Now, having just returned from a week in ultra sunny central Mexico, we are a bit depressed over the idea of shoveling 8″ of wet, heavy snow out of the driveway on the day before Good Friday. (See above photo.) The one positive thing about a slow, delayed thaw after voluminous snowfalls was the advantage to people living in flood plain areas. What this additional accumulation means for them, I shudder to think.

The flood-avoidance benefit was the one thing I reminded myself of when my shivering, achy bod moaned its way through another willpower driven exercise session. I don’t often “feel my age,” and the workouts definitely make things better in the long run. But the record-breaking cold of this season exacerbated my usually manageable chronic complaints, big time. And returning from sunbaked high desert territory to the ice-capped frozen north, well, we all know what extreme contrasts can do to throw a person off balance.

As a distraction, and because we can’t be out planting annuals when the ground is still frozen solid, I turn to culling my humongous book collection. This is Phase One of a household commitment to clearing out and paring down – another sign of my advancing years, I suppose. That, and a recently discovered, urgent desire to sell our house and move south As Soon As Possible.

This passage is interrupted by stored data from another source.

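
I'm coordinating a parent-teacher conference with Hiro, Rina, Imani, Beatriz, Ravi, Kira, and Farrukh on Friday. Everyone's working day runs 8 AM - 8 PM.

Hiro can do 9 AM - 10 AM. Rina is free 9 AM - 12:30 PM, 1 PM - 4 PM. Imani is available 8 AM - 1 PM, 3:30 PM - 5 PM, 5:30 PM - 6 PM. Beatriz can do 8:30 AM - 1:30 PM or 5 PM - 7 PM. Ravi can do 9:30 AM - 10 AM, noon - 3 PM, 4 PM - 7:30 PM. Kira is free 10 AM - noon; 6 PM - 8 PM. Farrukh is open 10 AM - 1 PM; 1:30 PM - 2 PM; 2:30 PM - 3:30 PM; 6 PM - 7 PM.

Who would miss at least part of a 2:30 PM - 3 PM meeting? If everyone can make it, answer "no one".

Beatriz, Hiro, Imani, Kira

Hiro: not fully free for 14:30-15:00. Rina: free for 14:30-15:00. Imani: not fully free for 14:30-15:00. Beatriz: not fully free for 14:30-15:00. Ravi: free for 14:30-15:00. Kira: not fully free for 14:30-15:00. Farrukh: free for 14:30-15:00.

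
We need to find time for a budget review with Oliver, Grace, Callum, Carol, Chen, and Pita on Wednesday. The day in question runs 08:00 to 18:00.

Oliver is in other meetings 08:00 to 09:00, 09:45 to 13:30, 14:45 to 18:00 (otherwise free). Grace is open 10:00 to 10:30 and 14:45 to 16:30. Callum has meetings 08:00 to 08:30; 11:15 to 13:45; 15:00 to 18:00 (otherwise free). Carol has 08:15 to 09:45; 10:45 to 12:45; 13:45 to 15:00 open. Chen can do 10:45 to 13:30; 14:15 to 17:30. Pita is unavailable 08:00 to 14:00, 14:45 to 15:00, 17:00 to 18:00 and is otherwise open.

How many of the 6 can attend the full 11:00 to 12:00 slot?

Oliver free: 09:00-09:45, 13:30-14:45 (invert busy blocks within the working day).
Grace free: 10:00-10:30, 14:45-16:30.
Callum free: 08:30-11:15, 13:45-15:00 (invert busy blocks within the working day).
Carol free: 08:15-09:45, 10:45-12:45, 13:45-15:00.
Chen free: 10:45-13:30, 14:15-17:30.
Pita free: 14:00-14:45, 15:00-17:00 (invert busy blocks within the working day).
Carol and Chen can make the full 11:00-12:00 slot — that's 2.

2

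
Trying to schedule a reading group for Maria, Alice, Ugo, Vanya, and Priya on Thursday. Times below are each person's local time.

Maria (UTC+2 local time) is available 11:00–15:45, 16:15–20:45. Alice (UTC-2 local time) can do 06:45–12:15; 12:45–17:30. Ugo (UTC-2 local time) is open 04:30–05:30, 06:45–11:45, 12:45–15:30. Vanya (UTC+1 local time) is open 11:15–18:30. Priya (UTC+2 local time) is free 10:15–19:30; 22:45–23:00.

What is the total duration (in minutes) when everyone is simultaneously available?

Maria in UTC: 09:00-13:45, 14:15-18:45 (subtract 2h to convert from UTC+2).
Alice in UTC: 08:45-14:15, 14:45-19:30 (add 2h to convert from UTC-2).
Ugo in UTC: 06:30-07:30, 08:45-13:45, 14:45-17:30 (add 2h to convert from UTC-2).
Vanya in UTC: 10:15-17:30 (subtract 1h to convert from UTC+1).
Priya in UTC: 08:15-17:30, 20:45-21:00 (subtract 2h to convert from UTC+2).
Maria ∩ Alice: 09:00-13:45, 14:45-18:45.
Maria ∩ Alice ∩ Ugo: 09:00-13:45, 14:45-17:30.
Maria ∩ Alice ∩ Ugo ∩ Vanya: 10:15-13:45, 14:45-17:30.
Maria ∩ Alice ∩ Ugo ∩ Vanya ∩ Priya: 10:15-13:45, 14:45-17:30.
So the common availability across everyone is 10:15-13:45, 14:45-17:30.
Summing the common windows: 210 + 165 = 375 minutes.

375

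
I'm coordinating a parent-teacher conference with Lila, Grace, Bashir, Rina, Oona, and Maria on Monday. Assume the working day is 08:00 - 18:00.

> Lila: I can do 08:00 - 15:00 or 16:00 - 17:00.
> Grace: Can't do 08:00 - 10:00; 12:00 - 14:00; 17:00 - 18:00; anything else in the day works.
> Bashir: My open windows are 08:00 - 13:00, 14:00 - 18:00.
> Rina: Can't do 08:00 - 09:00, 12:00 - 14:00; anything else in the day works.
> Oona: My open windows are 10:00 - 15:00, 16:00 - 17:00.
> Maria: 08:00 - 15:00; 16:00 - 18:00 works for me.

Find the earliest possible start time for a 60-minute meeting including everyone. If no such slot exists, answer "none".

10:00

Lila free: 08:00-15:00, 16:00-17:00.
Grace free: 10:00-12:00, 14:00-17:00 (invert busy blocks within the working day).
Bashir free: 08:00-13:00, 14:00-18:00.
Rina free: 09:00-12:00, 14:00-18:00 (invert busy blocks within the working day).
Oona free: 10:00-15:00, 16:00-17:00.
Maria free: 08:00-15:00, 16:00-18:00.
Lila ∩ Grace: 10:00-12:00, 14:00-15:00, 16:00-17:00.
Lila ∩ Grace ∩ Bashir: 10:00-12:00, 14:00-15:00, 16:00-17:00.
Lila ∩ Grace ∩ Bashir ∩ Rina: 10:00-12:00, 14:00-15:00, 16:00-17:00.
Lila ∩ Grace ∩ Bashir ∩ Rina ∩ Oona: 10:00-12:00, 14:00-15:00, 16:00-17:00.
Lila ∩ Grace ∩ Bashir ∩ Rina ∩ Oona ∩ Maria: 10:00-12:00, 14:00-15:00, 16:00-17:00.
The first common window of at least 60 minutes is 10:00-12:00, so the earliest start is 10:00.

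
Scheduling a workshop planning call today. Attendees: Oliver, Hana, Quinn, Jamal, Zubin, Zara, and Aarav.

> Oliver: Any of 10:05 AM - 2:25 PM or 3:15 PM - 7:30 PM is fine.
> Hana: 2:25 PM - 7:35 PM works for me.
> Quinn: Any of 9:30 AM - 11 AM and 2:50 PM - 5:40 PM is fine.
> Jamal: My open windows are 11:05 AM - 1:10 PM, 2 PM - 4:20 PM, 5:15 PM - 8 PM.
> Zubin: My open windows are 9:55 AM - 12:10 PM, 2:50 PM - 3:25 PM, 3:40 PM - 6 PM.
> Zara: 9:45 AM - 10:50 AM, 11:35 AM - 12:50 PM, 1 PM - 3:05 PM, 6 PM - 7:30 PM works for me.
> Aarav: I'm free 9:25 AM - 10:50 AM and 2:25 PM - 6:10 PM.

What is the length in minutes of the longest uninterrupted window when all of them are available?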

My winter complaints seem to be repetitive. What I find in thumbing through volumes published decades ago is that some social complaints sound that way, too. If I were to write…

“I tell you, my friends, the trouble with this whole country is that so many are selfish! Here’s [millions of] people, with ninety-five per cent of ’em only thinking of self, instead of turning to and helping the responsible businessmen to bring back prosperity! All these corrupt and self-seeking labor unions! Money grubbers! Thinking only of how much wages they can extort from their unfortunate employer…What this country needs is Discipline… ”

…a regular reader of this site might just think I was on a rant about the disastrous situation in Detroit or the tragedy of having close to 50% of the nation’s population robbed of their dignity by a nanny government, with its womb-to-tomb assistance programs that imply the utter inadequacy of individual effort and mock the noble notion of self-reliance.

A rant like that, maybe. But the above quote is taken from Sinclair Lewis’ 1935 novel, It Can’t Happen Here.

I suspect that Mr. Lewis and I would not have shared political views on much of anything, and he was most certainly ridiculing the narrow-mindedness of his character’s anti-union comments, but the quote nonetheless reveals sentiments that echo true and relevant all these years later.

“And when I get ready to retire I’m going to build me an up-to-date bungalow in some lovely resort, not in Como or any other of the proverbial Grecian Isles you may be sure, but somewhere like Florida, California, Sante Fe, & etc., and devote myself just to reading the classics, like Longfellow, James Whitcomb Riley, Lord Macaulay, Henry Van Dyke, Elbert Hubbard, Plato, Hiawatha, & etc.”

This, according to another Lewis character from the same novel. With the addition of desiring to do good works in my retirement years, I could echo these sentiments as well.

Does anyone out there know anything about South Carolina? I know it seldom snows and the housing market is buyer-friendly. But I suppose a little more information would be a good idea before we transplant ourselves and our three travel-resistant furry companions 1,215 miles from home. Culture-shock might again be an issue. Then there is that climate-shock thing, too.

But I think it’s an adjustment I could tolerate. Having looked again at that snapshot I took this morning, I’m pretty darned sure it’s an adjustment I could tolerate.